Waspada pada Vicarious Learning yang Ditularkan Melalui Tombol "Share"!

1 Januari 2017   22:43 Diperbarui: 2 Januari 2017   12:49 620
+
Laporkan Konten
Laporkan Akun
Kompasiana adalah platform blog. Konten ini menjadi tanggung jawab bloger dan tidak mewakili pandangan redaksi Kompas.
Lihat foto
Sumber: id-pemula.blogspot.co.id

Kasus pembunuhan Pulomas menyisakan kecemasan. Foto sadis korban pembunuhan berseliweran di linimasa. Maksud hati ingin berbagi kewaspadaan dan mengetuk rasa empati—yang terjadi justru sebaliknya. Foto-foto sadis itu mengendap di sel-sel otak, menjadi hantu yang menyeramkan.

Kekejaman perilaku kekerasan atau pembunuhan tidak perlu dipertontonkan apalagi diperkuat oleh foto-foto sadis. Sejatinya publik tidak memerlukan foto-foto itu, karena kabar sebelas orang yang disekap hingga enam orang di antaranya meninggal dunia, diduga kehabisan oksigen—tanpa perlu diperlihatkan foto-fotonya—sudah sangat menyayat dan melukai rasa kemanusiaan. Naluri welas asih pasti akan muncul. Perasaan takut akan menekan emosi. Manusia normal dan waras pasti merasa miris walaupun yang tiba padanya “hanya” kabar atau berita.

Membagikan foto-foto sadis jelas bukan tindakan yang etis dilakukan. Kesembronoan ini menunjukkan kita sedang tidak menghitung keberadaan keluarga korban. Walaupun kita tidak kenal mereka, tata krama keadaban sesama makhluk Tuhan wajib dipelihara. Bersikap toleran dan berbudi baik seperti ini tidak perlu dibacakan dalil atau ayat dari Tuhan, karena nurani ini sudah tertanam secara laten dalam jiwa kesadaran setiap manusia.

Mengusap harkat kelembutan yang menjadi naluri setiap manusia tidak memerlukan bukti nyata misalnya foto-foto kekerasan dan pembuhuhan. Hal ini tentu berbeda bagi pihak berwenang yang menjalankan fungsi dan tugasnya. Mereka bahkan harus “menyentuh” langsung keadaan dan kondisi korban. Namun, detail foto sadis itu tidak diperlukan oleh publik. Foto-foto kekerasan itu akan mengendap di dasar kesadaran dan pada saat tertentu seolah-olah sangat nyata di depan mata.

Itulah vicarious learning—yaitu kemampuan untuk memproses gambar dan cerita (dalam buku, foto atau video) seolah-olah sangat nyata kita alami. Di tengah ruang dan waktu yang terguncang oleh peristiwa tak beradab itu, akal waras kita benar-benar dipertaruhkan.
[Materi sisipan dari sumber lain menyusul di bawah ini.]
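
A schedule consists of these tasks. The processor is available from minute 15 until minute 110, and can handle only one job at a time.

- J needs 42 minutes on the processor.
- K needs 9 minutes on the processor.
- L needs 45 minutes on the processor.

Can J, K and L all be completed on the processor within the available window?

The processor window is 110 − 15 = 95 minutes.
Running back to back, the jobs need 42 + 9 + 45 = 96 minutes on the processor.
Since 96 > 95, they cannot all fit.

No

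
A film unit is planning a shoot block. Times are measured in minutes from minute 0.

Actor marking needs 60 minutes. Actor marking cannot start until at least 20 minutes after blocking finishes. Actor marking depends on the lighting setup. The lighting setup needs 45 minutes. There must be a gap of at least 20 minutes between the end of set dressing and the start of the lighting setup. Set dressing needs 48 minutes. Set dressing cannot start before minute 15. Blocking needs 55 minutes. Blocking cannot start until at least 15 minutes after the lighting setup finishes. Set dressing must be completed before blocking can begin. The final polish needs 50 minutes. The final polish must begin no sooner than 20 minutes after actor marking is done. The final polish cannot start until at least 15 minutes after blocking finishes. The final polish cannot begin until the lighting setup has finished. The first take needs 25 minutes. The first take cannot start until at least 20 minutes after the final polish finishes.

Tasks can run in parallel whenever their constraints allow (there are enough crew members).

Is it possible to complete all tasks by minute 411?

Yes

After its own release at minute 15, set dressing can start at minute 15 and finishes at minute 63.
The lighting setup waits on set dressing (finishes minute 63, plus 20-minute gap → minute 83), so it starts at minute 83 and finishes at 83 + 45 = minute 128.
Blocking cannot start until the lighting setup (finishes minute 128, plus 15-minute gap → minute 143); set dressing (finishes minute 63). The controlling bound is minute 143, so blocking finishes at 143 + 55 = minute 198.
For actor marking: blocking (finishes minute 198, plus 20-minute gap → minute 218); the lighting setup (finishes minute 128). Taking the maximum gives a start of minute 218, and it finishes at 218 + 60 = minute 278.
The final polish has to wait for actor marking (finishes minute 278, plus 20-minute gap → minute 298); blocking (finishes minute 198, plus 15-minute gap → minute 213); the lighting setup (finishes minute 128). The latest of these is minute 298, so the final polish runs minute 298 to 298 + 50 = minute 348.
The first take waits on the final polish (finishes minute 348, plus 20-minute gap → minute 368), so it starts at minute 368 and finishes at 368 + 25 = minute 393.
Every task is finished by minute 393, which is no later than the deadline of 411, so the schedule is feasible.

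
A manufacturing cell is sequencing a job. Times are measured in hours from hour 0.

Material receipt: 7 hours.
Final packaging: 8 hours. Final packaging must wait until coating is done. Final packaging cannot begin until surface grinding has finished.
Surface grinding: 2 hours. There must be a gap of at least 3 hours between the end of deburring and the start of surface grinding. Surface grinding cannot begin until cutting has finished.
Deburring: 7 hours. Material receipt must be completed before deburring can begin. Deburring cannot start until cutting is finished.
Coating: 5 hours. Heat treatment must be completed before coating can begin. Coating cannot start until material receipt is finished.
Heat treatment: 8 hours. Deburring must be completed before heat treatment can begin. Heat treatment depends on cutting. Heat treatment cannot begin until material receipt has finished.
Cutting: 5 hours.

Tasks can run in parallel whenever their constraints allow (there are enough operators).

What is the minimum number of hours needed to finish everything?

35

Cutting can start immediately at hour 0; it finishes at hour 5.
Material receipt can start immediately at hour 0; it finishes at hour 7.
Deburring has to wait for material receipt (finishes hour 7); cutting (finishes hour 5). The latest of these is hour 7, so deburring runs hour 7 to 7 + 7 = hour 14.
Surface grinding has to wait for deburring (finishes hour 14, plus 3-hour gap → hour 17); cutting (finishes hour 5). The latest of these is hour 17, so surface grinding runs hour 17 to 17 + 2 = hour 19.
For heat treatment: deburring (finishes hour 14); cutting (finishes hour 5); material receipt (finishes hour 7). Taking the maximum gives a start of hour 14, and it finishes at 14 + 8 = hour 22.
Coating cannot start until heat treatment (finishes hour 22); material receipt (finishes hour 7). The controlling bound is hour 22, so coating finishes at 22 + 5 = hour 27.
For final packaging: coating (finishes hour 27); surface grinding (finishes hour 19). Taking the maximum gives a start of hour 27, and it finishes at 27 + 8 = hour 35.
All tasks are finished once the last one completes. Finish times: Material receipt at 7, Cutting at 5, Deburring at 14, Heat treatment at 22, Surface grinding at 19, Coating at 27, Final packaging at 35. The latest is hour 35.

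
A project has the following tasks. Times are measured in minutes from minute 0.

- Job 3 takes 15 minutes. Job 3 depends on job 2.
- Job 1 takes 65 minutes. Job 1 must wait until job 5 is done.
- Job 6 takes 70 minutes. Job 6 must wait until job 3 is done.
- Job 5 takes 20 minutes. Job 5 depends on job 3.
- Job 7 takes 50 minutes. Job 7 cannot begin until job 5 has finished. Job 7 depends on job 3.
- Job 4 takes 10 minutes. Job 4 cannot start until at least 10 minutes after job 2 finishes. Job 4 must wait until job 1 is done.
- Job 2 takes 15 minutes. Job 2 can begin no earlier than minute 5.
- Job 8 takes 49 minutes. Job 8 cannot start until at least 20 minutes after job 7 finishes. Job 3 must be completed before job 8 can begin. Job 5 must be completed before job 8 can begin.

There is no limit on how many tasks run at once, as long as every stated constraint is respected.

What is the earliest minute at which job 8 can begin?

125

Job 2 cannot begin until its own release at minute 5. It runs from minute 5 to 5 + 15 = minute 20.
Job 3 waits on job 2 (finishes minute 20), so it starts at minute 20 and finishes at 20 + 15 = minute 35.
Job 5 cannot begin until job 3 (finishes minute 35). It runs from minute 35 to 35 + 20 = minute 55.
Job 7 cannot start until job 5 (finishes minute 55); job 3 (finishes minute 35). The controlling bound is minute 55, so job 7 finishes at 55 + 50 = minute 105.
Job 8 waits on job 7 (finishes minute 105, plus 20-minute gap → minute 125); job 3 (finishes minute 35); job 5 (finishes minute 55). The latest of these is minute 125, which is the earliest job 8 can start.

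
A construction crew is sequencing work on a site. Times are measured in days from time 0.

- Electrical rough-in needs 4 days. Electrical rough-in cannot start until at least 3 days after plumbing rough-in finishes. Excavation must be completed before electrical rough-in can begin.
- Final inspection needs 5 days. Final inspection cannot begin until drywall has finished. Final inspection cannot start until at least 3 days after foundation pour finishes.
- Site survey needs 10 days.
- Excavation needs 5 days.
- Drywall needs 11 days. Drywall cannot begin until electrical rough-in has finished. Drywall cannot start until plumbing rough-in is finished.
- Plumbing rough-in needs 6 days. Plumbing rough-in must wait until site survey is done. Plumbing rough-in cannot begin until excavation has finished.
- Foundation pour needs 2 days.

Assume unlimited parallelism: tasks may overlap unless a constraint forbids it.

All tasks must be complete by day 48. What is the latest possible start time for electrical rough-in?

28

To finish by day 48, final inspection (duration 5) must start no later than day 43.
Drywall feeds into final inspection (must start by day 43); so drywall must finish by day 43 and therefore start by day 32.
Electrical rough-in has to be done before drywall (must start by day 32). That means finishing by day 32, i.e. starting by 32 − 4 = day 28.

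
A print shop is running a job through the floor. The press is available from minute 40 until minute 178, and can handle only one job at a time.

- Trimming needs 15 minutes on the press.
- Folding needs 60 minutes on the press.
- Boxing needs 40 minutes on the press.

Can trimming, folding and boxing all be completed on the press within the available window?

The press window is 178 − 40 = 138 minutes.
Running back to back, the jobs need 15 + 60 + 40 = 115 minutes on the press.
Since 115 ≤ 138, they fit within the window.

Yes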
Kita perlu berpikir panjang dan matang sebelum memencet tombol “bagikan”. Seandaninya setiap orang ringan jari mengklik tombol itu, foto-foto sadis akan menjadi teror dalam sunyi. Satu kali “klik” bagaikan hujan peluru yang pelan tapi pasti akan “membunuh” rasa empati dan akal waras. Mengapa ini bisa terjadi?

Dampak negatif vicarious learning yang memproses gambar, foto, atau video sadis perkosaan dan pembunuhan lebih dominan. Tidak jarang hal ini membuat trauma—mimpi buruk, tiba-tiba cemas, takut yang berlebihan dan sejumlah risiko negatif kejiwaan yang lain.
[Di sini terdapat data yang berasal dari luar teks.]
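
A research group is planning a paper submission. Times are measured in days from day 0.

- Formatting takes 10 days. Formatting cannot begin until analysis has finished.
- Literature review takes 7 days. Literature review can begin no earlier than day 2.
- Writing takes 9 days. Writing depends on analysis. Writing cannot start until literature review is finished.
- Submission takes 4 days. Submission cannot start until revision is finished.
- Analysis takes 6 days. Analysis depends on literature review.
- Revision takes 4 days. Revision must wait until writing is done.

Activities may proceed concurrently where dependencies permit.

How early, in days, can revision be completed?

28

Literature review waits on its own release at day 2, so it starts at day 2 and finishes at 2 + 7 = day 9.
After literature review (finishes day 9), analysis can start at day 9 and finishes at day 15.
For writing: analysis (finishes day 15); literature review (finishes day 9). Taking the maximum gives a start of day 15, and it finishes at 15 + 9 = day 24.
Revision waits on writing (finishes day 24), so it starts at day 24 and finishes at 24 + 4 = day 28.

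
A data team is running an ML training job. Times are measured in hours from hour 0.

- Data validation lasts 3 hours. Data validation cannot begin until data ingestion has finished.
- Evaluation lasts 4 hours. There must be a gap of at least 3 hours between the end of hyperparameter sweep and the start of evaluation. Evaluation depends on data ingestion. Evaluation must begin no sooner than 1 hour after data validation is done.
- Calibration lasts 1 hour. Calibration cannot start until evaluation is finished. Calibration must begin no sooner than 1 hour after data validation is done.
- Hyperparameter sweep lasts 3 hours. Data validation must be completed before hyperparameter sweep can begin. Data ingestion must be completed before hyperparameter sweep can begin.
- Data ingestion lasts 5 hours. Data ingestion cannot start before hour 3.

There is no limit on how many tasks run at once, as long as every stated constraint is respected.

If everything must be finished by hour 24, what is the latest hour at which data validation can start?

10

Calibration has no dependents, so it just needs to finish by hour 24. Starting by 24 − 1 = hour 23 achieves that.
Evaluation feeds into calibration (must start by hour 23); so evaluation must finish by hour 23 and therefore start by hour 19.
Hyperparameter sweep feeds into evaluation (must start by hour 19, minus 3-hour gap → hour 16); so hyperparameter sweep must finish by hour 16 and therefore start by hour 13.
Data validation has several dependents: hyperparameter sweep (must start by hour 13); evaluation (must start by hour 19, minus 1-hour gap → hour 18); calibration (must start by hour 23, minus 1-hour gap → hour 22). The earliest of those limits is hour 13, so data validation must start by 13 − 3 = hour 10.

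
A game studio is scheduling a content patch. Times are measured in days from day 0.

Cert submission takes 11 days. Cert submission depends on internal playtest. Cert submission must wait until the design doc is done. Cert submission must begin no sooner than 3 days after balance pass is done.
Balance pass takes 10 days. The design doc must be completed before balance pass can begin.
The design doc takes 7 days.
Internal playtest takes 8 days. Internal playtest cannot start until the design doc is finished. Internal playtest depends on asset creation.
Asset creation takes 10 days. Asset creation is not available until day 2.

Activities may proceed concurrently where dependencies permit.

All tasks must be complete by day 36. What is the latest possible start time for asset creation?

7

Nothing follows cert submission; the deadline of day 36 is its only limit. It must start by 36 − 11 = day 25.
Internal playtest must finish before cert submission (must start by day 25). With an 8-day duration, internal playtest must start by 25 − 8 = day 17.
Asset creation must finish before internal playtest (must start by day 17). With a 10-day duration, asset creation must start by 17 − 10 = day 7.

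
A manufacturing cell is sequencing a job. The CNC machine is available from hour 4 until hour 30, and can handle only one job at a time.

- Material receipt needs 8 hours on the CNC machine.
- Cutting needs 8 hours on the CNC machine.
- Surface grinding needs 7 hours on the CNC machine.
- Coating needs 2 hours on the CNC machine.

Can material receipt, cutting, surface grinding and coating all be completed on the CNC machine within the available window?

Yes

The CNC machine window is 30 − 4 = 26 hours.
Running back to back, the jobs need 8 + 8 + 7 + 2 = 25 hours on the CNC machine.
Since 25 ≤ 26, they fit within the window.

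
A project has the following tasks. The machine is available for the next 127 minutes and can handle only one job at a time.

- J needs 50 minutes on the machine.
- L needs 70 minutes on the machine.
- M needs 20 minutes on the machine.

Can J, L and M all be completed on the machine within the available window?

No

Running back to back, the jobs need 50 + 70 + 20 = 140 minutes on the machine.
Since 140 > 127, they cannot all fit.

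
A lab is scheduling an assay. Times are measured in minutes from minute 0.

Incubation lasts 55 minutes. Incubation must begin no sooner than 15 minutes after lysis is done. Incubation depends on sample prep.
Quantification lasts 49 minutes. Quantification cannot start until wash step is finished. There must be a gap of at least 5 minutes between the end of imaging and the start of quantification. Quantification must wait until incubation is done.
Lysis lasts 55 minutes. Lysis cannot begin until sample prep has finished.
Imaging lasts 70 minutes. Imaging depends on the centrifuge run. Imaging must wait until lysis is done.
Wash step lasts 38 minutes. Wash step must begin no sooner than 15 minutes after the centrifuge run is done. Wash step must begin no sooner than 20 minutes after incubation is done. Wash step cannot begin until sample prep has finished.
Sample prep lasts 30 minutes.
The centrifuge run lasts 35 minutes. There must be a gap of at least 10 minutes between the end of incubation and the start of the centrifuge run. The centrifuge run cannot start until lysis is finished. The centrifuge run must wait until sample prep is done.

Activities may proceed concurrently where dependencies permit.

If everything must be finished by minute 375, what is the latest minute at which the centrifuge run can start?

Quantification must finish by minute 375; it takes 49 minutes, so it must start by 375 − 49 = minute 326.
Wash step feeds into quantification (must start by minute 326); so wash step must finish by minute 326 and therefore start by minute 288.
Imaging must finish before quantification (must start by minute 326, minus 5-minute gap → minute 321). With a 70-minute duration, imaging must start by 321 − 70 = minute 251.
For the centrifuge run: wash step (must start by minute 288, minus 15-minute gap → minute 273); imaging (must start by minute 251). The most restrictive is minute 251; with a 35-minute duration, the centrifuge run must start by minute 216.

216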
Apabila niat kita membagikan foto sadis di media sosial adalah untuk mengingatkan agar publik waspada atau berempati terhadap keluarga, kewaspadaan dan empati macam apa yang sedang ingin kita tularkan? Kecemasan akan semakin meluas, menerobos pertahanan akal waras setiap manusia melalui dorongan “nafsu-viral” yang gampang menjangkiti pengguna media sosial.
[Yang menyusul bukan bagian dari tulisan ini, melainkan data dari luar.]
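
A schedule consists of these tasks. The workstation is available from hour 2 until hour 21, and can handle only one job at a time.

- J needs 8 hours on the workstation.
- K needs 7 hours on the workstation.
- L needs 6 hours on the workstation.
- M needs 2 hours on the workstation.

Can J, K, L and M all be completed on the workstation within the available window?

No

The workstation window is 21 − 2 = 19 hours.
Running back to back, the jobs need 8 + 7 + 6 + 2 = 23 hours on the workstation.
Since 23 > 19, they cannot all fit.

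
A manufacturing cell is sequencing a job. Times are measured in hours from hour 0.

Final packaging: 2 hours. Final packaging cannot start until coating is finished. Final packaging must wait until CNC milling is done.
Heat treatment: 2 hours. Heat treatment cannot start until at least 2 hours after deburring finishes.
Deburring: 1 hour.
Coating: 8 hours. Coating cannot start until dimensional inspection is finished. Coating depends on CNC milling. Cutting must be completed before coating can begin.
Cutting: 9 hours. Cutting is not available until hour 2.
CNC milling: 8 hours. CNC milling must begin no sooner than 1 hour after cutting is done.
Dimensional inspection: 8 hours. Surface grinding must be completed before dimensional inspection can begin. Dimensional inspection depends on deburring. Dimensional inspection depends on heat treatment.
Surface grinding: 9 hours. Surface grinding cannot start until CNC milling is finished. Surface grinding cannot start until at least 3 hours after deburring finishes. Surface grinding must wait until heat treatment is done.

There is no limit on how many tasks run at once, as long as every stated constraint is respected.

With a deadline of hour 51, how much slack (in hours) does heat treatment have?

19

Deburring can start immediately at hour 0; it finishes at hour 1.
Heat treatment waits on deburring (finishes hour 1, plus 2-hour gap → hour 3), so it starts at hour 3 and finishes at 3 + 2 = hour 5.

Working backward from the deadline:
Final packaging has no dependents, so it just needs to finish by hour 51. Starting by 51 − 2 = hour 49 achieves that.
Since final packaging (must start by hour 49) depends on it, coating must finish by hour 49. Backing off its 8-hour duration gives a latest start of hour 41.
Since coating (must start by hour 41) depends on it, dimensional inspection must finish by hour 41. Backing off its 8-hour duration gives a latest start of hour 33.
Since dimensional inspection (must start by hour 33) depends on it, surface grinding must finish by hour 33. Backing off its 9-hour duration gives a latest start of hour 24.
For heat treatment: surface grinding (must start by hour 24); dimensional inspection (must start by hour 33). The most restrictive is hour 24; with a 2-hour duration, heat treatment must start by hour 22.
So heat treatment can start as early as hour 3 and as late as hour 22, giving 22 − 3 = 19 hours of slack.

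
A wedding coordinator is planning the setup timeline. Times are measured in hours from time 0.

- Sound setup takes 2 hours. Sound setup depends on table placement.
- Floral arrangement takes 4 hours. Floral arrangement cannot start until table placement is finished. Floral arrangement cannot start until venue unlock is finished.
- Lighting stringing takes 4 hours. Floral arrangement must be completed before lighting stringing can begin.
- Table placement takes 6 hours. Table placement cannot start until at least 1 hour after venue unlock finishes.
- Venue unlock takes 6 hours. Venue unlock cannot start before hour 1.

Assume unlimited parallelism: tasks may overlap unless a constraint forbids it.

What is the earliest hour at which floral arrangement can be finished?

After its own release at hour 1, venue unlock can start at hour 1 and finishes at hour 7.
After venue unlock (finishes hour 7, plus 1-hour gap → hour 8), table placement can start at hour 8 and finishes at hour 14.
Floral arrangement has to wait for table placement (finishes hour 14); venue unlock (finishes hour 7). The latest of these is hour 14, so floral arrangement runs hour 14 to 14 + 4 = hour 18.

18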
Sikap empati justru ngedrop karena membagikan foto-foto sadis korban pemerkosaan, pembunuhan, dan tindak kekejaman merupakan nir-empati dari diri sendiri, lalu meluas dan membawa dampak yang sama pada orang lain. Mengajak orang lain bersimpati kepada keluarga korban itu baik, namun harus ditempuh dengan cara yang bijak dan beradab.

Motif yang tidak didasari pemikiran panjang dan dewasa itu membawa dampak negatif yang kerap tidak disadari, baik oleh diri sendiri maupun orang lain. Unggahan foto atau video yang mungkin dimaksudkan untuk mengajak orang lain bersimpati, waspada, hati-hati justru berdampak buruk bagi yang melihat.

Semakin sering terpapar oleh tayangan negatif, misalnya video perundungan antara remaja yang menjadi viral—akan membuat perilaku negatif itu dianggap biasa, wajar, dan lumrah. Standar moral menjadi luntur. Empati menurun. Kewaspadaan menjadi longgar. Bahaya—sangat-sangat berbahaya apabila tindak kekerasan dianggap wajar. Virus perilaku negatif itu tanpa disadari telah menetas dalam jiwa. Tidak butuh waktu lama untuk beranak pinak melahirkan kekerasan yang sama. Ah, betapa miris dampak dari sikap sembrono menekan tombol “berbagi”.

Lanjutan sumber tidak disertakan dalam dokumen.